Originally published in NYS Focus on .
Current state regulations say that day care classrooms must have one adult for every five children aged 18-36 months. | Photo: Pavel Danilyuk/Pexels

Despite having room to serve more children, Middletown day care owner Peggy Fuentes often has to turn away families in desperate need of care. Each of her toddler classrooms has 10 students — the state caps class sizes for that age group at 12 — but to fill the remaining seats, she’d have to hire another employee. That’s because a decades-old state regulation says day care classrooms have to have one adult for every five children between 18 and 36 months old.

With operating costs climbing across the board, from utilities to insurance, Fuentes said it simply isn’t feasible to pay another salary to accommodate just two more children. 

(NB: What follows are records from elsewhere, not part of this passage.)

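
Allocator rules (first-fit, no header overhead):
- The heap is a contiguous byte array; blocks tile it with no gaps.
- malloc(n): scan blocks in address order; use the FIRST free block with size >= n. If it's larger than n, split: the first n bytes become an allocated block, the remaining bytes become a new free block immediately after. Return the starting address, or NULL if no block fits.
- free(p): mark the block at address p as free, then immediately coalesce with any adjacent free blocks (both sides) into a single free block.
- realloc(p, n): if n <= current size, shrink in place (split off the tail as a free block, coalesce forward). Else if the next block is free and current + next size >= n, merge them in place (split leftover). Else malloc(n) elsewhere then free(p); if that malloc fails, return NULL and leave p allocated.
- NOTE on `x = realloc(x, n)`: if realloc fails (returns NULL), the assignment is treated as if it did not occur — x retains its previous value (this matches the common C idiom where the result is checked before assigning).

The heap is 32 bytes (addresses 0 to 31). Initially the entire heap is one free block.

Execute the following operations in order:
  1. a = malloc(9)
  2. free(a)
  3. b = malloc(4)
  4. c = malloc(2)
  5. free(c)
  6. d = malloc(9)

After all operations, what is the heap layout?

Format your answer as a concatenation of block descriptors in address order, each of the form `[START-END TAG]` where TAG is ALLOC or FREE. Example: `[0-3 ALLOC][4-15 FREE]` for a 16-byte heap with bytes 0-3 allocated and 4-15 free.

Op 1: a = malloc(9) -> a = 0; heap: [0-8 ALLOC][9-31 FREE]
Op 2: free(a) -> (freed a); heap: [0-31 FREE]
Op 3: b = malloc(4) -> b = 0; heap: [0-3 ALLOC][4-31 FREE]
Op 4: c = malloc(2) -> c = 4; heap: [0-3 ALLOC][4-5 ALLOC][6-31 FREE]
Op 5: free(c) -> (freed c); heap: [0-3 ALLOC][4-31 FREE]
Op 6: d = malloc(9) -> d = 4; heap: [0-3 ALLOC][4-12 ALLOC][13-31 FREE]

Answer: [0-3 ALLOC][4-12 ALLOC][13-31 FREE]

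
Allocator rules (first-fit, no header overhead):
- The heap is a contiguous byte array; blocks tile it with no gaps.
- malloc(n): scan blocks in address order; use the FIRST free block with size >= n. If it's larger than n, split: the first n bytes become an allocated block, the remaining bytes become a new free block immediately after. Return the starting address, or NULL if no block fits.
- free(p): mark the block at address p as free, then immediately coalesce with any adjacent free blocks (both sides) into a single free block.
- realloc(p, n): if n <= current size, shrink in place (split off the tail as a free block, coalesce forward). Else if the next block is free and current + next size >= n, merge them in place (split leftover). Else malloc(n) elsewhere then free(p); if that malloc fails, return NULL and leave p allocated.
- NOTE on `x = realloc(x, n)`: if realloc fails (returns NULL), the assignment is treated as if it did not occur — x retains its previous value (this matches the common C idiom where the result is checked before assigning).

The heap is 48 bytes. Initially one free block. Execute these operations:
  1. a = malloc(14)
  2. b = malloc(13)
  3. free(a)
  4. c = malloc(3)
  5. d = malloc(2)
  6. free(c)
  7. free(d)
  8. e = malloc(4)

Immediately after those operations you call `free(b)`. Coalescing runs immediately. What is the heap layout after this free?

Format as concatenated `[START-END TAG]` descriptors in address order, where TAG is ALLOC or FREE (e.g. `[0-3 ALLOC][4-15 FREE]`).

Answer: [0-3 ALLOC][4-47 FREE]

Derivation:
Op 1: a = malloc(14) -> a = 0; heap: [0-13 ALLOC][14-47 FREE]
Op 2: b = malloc(13) -> b = 14; heap: [0-13 ALLOC][14-26 ALLOC][27-47 FREE]
Op 3: free(a) -> (freed a); heap: [0-13 FREE][14-26 ALLOC][27-47 FREE]
Op 4: c = malloc(3) -> c = 0; heap: [0-2 ALLOC][3-13 FREE][14-26 ALLOC][27-47 FREE]
Op 5: d = malloc(2) -> d = 3; heap: [0-2 ALLOC][3-4 ALLOC][5-13 FREE][14-26 ALLOC][27-47 FREE]
Op 6: free(c) -> (freed c); heap: [0-2 FREE][3-4 ALLOC][5-13 FREE][14-26 ALLOC][27-47 FREE]
Op 7: free(d) -> (freed d); heap: [0-13 FREE][14-26 ALLOC][27-47 FREE]
Op 8: e = malloc(4) -> e = 0; heap: [0-3 ALLOC][4-13 FREE][14-26 ALLOC][27-47 FREE]
free(b): b = 14 -> block [14-26 ALLOC]; mark free, coalesce with adjacent free neighbors -> [0-3 ALLOC][4-47 FREE]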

“I have an inventory of child care spots that I’m reluctant to use because it is cost prohibitive,” said Fuentes, owner of On My Way Early Learning and Childcare Center, which serves around 240 children under 13. 

New York state has some of the strictest staffing requirements in the country — stricter, in fact, than New York City’s. As state leaders allocate billions of dollars to address the child care shortage in this year’s budget, a new state law could ease those requirements and unlock new day care seats at no additional cost to providers — but only if the state agency that oversees child care decides to act on it. 

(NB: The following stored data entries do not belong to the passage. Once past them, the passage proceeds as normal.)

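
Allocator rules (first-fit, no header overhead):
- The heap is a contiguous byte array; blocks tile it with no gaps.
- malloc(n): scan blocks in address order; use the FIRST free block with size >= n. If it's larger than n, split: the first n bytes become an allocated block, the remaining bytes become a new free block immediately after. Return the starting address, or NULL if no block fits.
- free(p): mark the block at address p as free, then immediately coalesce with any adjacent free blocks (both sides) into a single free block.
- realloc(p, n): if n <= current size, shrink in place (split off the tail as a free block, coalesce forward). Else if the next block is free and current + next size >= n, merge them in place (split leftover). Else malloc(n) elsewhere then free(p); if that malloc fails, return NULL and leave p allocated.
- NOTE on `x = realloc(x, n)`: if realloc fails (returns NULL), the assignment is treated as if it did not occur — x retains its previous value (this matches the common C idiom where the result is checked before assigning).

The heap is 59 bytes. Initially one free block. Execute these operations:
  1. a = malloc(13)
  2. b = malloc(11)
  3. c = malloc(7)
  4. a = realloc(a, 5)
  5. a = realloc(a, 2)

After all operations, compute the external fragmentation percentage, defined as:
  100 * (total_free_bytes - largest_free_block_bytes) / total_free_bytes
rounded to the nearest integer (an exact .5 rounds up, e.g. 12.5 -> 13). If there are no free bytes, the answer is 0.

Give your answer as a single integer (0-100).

Op 1: a = malloc(13) -> a = 0; heap: [0-12 ALLOC][13-58 FREE]
Op 2: b = malloc(11) -> b = 13; heap: [0-12 ALLOC][13-23 ALLOC][24-58 FREE]
Op 3: c = malloc(7) -> c = 24; heap: [0-12 ALLOC][13-23 ALLOC][24-30 ALLOC][31-58 FREE]
Op 4: a = realloc(a, 5) -> a = 0; heap: [0-4 ALLOC][5-12 FREE][13-23 ALLOC][24-30 ALLOC][31-58 FREE]
Op 5: a = realloc(a, 2) -> a = 0; heap: [0-1 ALLOC][2-12 FREE][13-23 ALLOC][24-30 ALLOC][31-58 FREE]
Free blocks: [11 28] total_free=39 largest=28 -> 100*(39-28)/39 = 1100/39 ≈ 28.205 -> rounds to 28

Answer: 28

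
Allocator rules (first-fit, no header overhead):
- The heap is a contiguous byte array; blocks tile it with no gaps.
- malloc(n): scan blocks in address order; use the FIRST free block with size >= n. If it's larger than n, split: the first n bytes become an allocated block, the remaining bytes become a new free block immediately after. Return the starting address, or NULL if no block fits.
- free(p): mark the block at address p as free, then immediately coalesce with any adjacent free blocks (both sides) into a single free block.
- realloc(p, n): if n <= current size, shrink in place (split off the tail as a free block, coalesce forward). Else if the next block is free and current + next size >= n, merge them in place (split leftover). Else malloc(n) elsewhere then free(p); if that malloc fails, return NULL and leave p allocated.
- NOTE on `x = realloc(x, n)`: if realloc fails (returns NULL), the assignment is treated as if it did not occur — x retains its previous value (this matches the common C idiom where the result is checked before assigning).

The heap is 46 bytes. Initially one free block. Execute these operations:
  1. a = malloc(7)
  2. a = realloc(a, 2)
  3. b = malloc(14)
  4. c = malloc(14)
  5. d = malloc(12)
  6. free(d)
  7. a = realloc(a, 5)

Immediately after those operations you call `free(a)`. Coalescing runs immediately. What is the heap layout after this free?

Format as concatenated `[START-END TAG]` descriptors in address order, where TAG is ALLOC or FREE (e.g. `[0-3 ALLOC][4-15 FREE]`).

Op 1: a = malloc(7) -> a = 0; heap: [0-6 ALLOC][7-45 FREE]
Op 2: a = realloc(a, 2) -> a = 0; heap: [0-1 ALLOC][2-45 FREE]
Op 3: b = malloc(14) -> b = 2; heap: [0-1 ALLOC][2-15 ALLOC][16-45 FREE]
Op 4: c = malloc(14) -> c = 16; heap: [0-1 ALLOC][2-15 ALLOC][16-29 ALLOC][30-45 FREE]
Op 5: d = malloc(12) -> d = 30; heap: [0-1 ALLOC][2-15 ALLOC][16-29 ALLOC][30-41 ALLOC][42-45 FREE]
Op 6: free(d) -> (freed d); heap: [0-1 ALLOC][2-15 ALLOC][16-29 ALLOC][30-45 FREE]
Op 7: a = realloc(a, 5) -> a = 30; heap: [0-1 FREE][2-15 ALLOC][16-29 ALLOC][30-34 ALLOC][35-45 FREE]
free(a): a = 30 -> block [30-34 ALLOC]; mark free, coalesce with adjacent free neighbors -> [0-1 FREE][2-15 ALLOC][16-29 ALLOC][30-45 FREE]

Answer: [0-1 FREE][2-15 ALLOC][16-29 ALLOC][30-45 FREE]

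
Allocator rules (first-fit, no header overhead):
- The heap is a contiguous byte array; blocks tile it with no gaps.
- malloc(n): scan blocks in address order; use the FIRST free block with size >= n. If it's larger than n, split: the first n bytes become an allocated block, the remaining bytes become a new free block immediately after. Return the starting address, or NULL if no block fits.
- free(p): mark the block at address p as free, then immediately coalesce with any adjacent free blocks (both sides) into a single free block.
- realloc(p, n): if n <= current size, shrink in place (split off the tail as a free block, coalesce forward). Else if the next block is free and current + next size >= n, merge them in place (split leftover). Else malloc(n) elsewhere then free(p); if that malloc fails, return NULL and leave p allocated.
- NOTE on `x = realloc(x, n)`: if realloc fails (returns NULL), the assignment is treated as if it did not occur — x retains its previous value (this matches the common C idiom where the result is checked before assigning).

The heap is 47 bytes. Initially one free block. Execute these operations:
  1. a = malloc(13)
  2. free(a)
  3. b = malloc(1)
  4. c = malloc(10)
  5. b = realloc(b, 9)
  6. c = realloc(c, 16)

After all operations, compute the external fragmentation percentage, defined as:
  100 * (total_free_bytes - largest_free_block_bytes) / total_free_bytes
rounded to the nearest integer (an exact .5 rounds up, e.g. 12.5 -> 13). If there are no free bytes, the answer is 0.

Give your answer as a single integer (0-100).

Op 1: a = malloc(13) -> a = 0; heap: [0-12 ALLOC][13-46 FREE]
Op 2: free(a) -> (freed a); heap: [0-46 FREE]
Op 3: b = malloc(1) -> b = 0; heap: [0-0 ALLOC][1-46 FREE]
Op 4: c = malloc(10) -> c = 1; heap: [0-0 ALLOC][1-10 ALLOC][11-46 FREE]
Op 5: b = realloc(b, 9) -> b = 11; heap: [0-0 FREE][1-10 ALLOC][11-19 ALLOC][20-46 FREE]
Op 6: c = realloc(c, 16) -> c = 20; heap: [0-10 FREE][11-19 ALLOC][20-35 ALLOC][36-46 FREE]
Free blocks: [11 11] total_free=22 largest=11 -> 100*(22-11)/22 = 1100/22 = 50

Answer: 50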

In December, Governor Kathy Hochul signed legislation eliminating a provision in a 2000 social services law that has prohibited the state Office of Children and Family Services from relaxing child care staffing ratios. The new law leaves it to the agency to actually change the ratios; if it did so, the same number of workers could care for more children.  

State Senator James Skoufis, who introduced the bill in 2024, told New York Focus that adjusting the ratios is “more critical than ever” amid the state’s ongoing efforts to scale up its child care sector and provide more affordable care to working parents. 

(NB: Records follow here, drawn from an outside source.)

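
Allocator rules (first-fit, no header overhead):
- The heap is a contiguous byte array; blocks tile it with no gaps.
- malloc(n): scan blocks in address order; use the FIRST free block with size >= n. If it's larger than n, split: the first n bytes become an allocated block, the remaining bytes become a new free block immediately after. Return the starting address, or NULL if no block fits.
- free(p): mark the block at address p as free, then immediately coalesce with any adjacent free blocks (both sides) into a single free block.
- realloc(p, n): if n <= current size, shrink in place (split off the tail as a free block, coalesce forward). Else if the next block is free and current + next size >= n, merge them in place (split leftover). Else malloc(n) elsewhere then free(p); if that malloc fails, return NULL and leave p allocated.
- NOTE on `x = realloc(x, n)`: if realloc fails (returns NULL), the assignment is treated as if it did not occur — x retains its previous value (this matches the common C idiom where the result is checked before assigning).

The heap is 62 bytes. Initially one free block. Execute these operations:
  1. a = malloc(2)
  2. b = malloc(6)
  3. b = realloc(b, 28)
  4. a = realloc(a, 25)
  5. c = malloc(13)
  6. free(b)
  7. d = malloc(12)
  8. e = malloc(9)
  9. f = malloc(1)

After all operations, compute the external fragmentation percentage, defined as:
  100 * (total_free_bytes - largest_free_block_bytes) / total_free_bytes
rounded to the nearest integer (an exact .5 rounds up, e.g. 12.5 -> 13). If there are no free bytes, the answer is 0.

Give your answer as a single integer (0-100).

Op 1: a = malloc(2) -> a = 0; heap: [0-1 ALLOC][2-61 FREE]
Op 2: b = malloc(6) -> b = 2; heap: [0-1 ALLOC][2-7 ALLOC][8-61 FREE]
Op 3: b = realloc(b, 28) -> b = 2; heap: [0-1 ALLOC][2-29 ALLOC][30-61 FREE]
Op 4: a = realloc(a, 25) -> a = 30; heap: [0-1 FREE][2-29 ALLOC][30-54 ALLOC][55-61 FREE]
Op 5: c = malloc(13) -> c = NULL; heap: [0-1 FREE][2-29 ALLOC][30-54 ALLOC][55-61 FREE]
Op 6: free(b) -> (freed b); heap: [0-29 FREE][30-54 ALLOC][55-61 FREE]
Op 7: d = malloc(12) -> d = 0; heap: [0-11 ALLOC][12-29 FREE][30-54 ALLOC][55-61 FREE]
Op 8: e = malloc(9) -> e = 12; heap: [0-11 ALLOC][12-20 ALLOC][21-29 FREE][30-54 ALLOC][55-61 FREE]
Op 9: f = malloc(1) -> f = 21; heap: [0-11 ALLOC][12-20 ALLOC][21-21 ALLOC][22-29 FREE][30-54 ALLOC][55-61 FREE]
Free blocks: [8 7] total_free=15 largest=8 -> 100*(15-8)/15 = 700/15 ≈ 46.667 -> rounds to 47

Answer: 47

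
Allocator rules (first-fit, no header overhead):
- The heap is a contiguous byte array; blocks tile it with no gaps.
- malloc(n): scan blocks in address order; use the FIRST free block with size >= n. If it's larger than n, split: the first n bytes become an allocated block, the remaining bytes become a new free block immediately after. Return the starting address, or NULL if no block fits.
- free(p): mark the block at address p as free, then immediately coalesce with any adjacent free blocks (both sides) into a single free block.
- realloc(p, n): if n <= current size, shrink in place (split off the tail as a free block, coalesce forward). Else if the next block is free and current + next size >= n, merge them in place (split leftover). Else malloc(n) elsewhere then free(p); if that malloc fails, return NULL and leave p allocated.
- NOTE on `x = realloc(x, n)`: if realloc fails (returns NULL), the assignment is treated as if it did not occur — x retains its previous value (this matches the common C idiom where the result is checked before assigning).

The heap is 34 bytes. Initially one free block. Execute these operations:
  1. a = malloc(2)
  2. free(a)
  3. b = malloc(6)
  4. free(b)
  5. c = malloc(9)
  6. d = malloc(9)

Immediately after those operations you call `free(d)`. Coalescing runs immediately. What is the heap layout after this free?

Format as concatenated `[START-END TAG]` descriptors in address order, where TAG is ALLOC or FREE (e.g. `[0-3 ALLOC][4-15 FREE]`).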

Child care advocates who oppose the change are concerned having the same number of staff supervising more children would increase the risk of accidents and injuries and fail to address a root cause of the state’s child care crisis: low wages for workers. 

Supporters counter that looser ratios are consistent with national norms set by the National Association for the Education of Young Children, a professional membership organization that promotes high-quality early childhood education, and that alignment with the group’s guidance would offer flexibility to providers who already operate with razor-thin profit margins. 

So far, OCFS has not indicated whether it plans to update the regulations. In a statement provided to New York Focus, OCFS spokesperson Daniel Marans said the agency is “currently assessing the viability of the requested ratio change, with the goal of supporting child care providers without compromising our commitment to child safety.” The law does not impose a deadline for OCFS to make the switch.

More than 60 percent of New York’s census tracts are classified as a “child care desert,” meaning that there are three or more children under 5 waiting for every available slot, according to the state Office of Children and Family Service. Meanwhile, more than 16,000 children are unable to receive child care specifically as a result of staffing shortages that have led programs to operate under capacity. While that’s not necessarily related to staffing ratios, some think easing them could help address the shortage.

“We can provide more resources to counties and to providers all we want, but if we don’t provide the very common sense flexibility that these providers require in order to effectuate creating more seats, then the money is only going to go so far,” said Skoufis.

Skoufis introduced the bill after providers, including Fuentes, expressed their frustrations to lawmakers over being held to tougher ratios than their counterparts in New York City, where staffing requirements are set by the city Department of Health and Mental Hygiene. Day care providers in the five boroughs must have one staff member for every five children between 12 and 18 months and one for every six children who are 2 years old. In the rest of the state, it’s 1–4 and 1–5, respectively. The discrepancies are even wider for older children.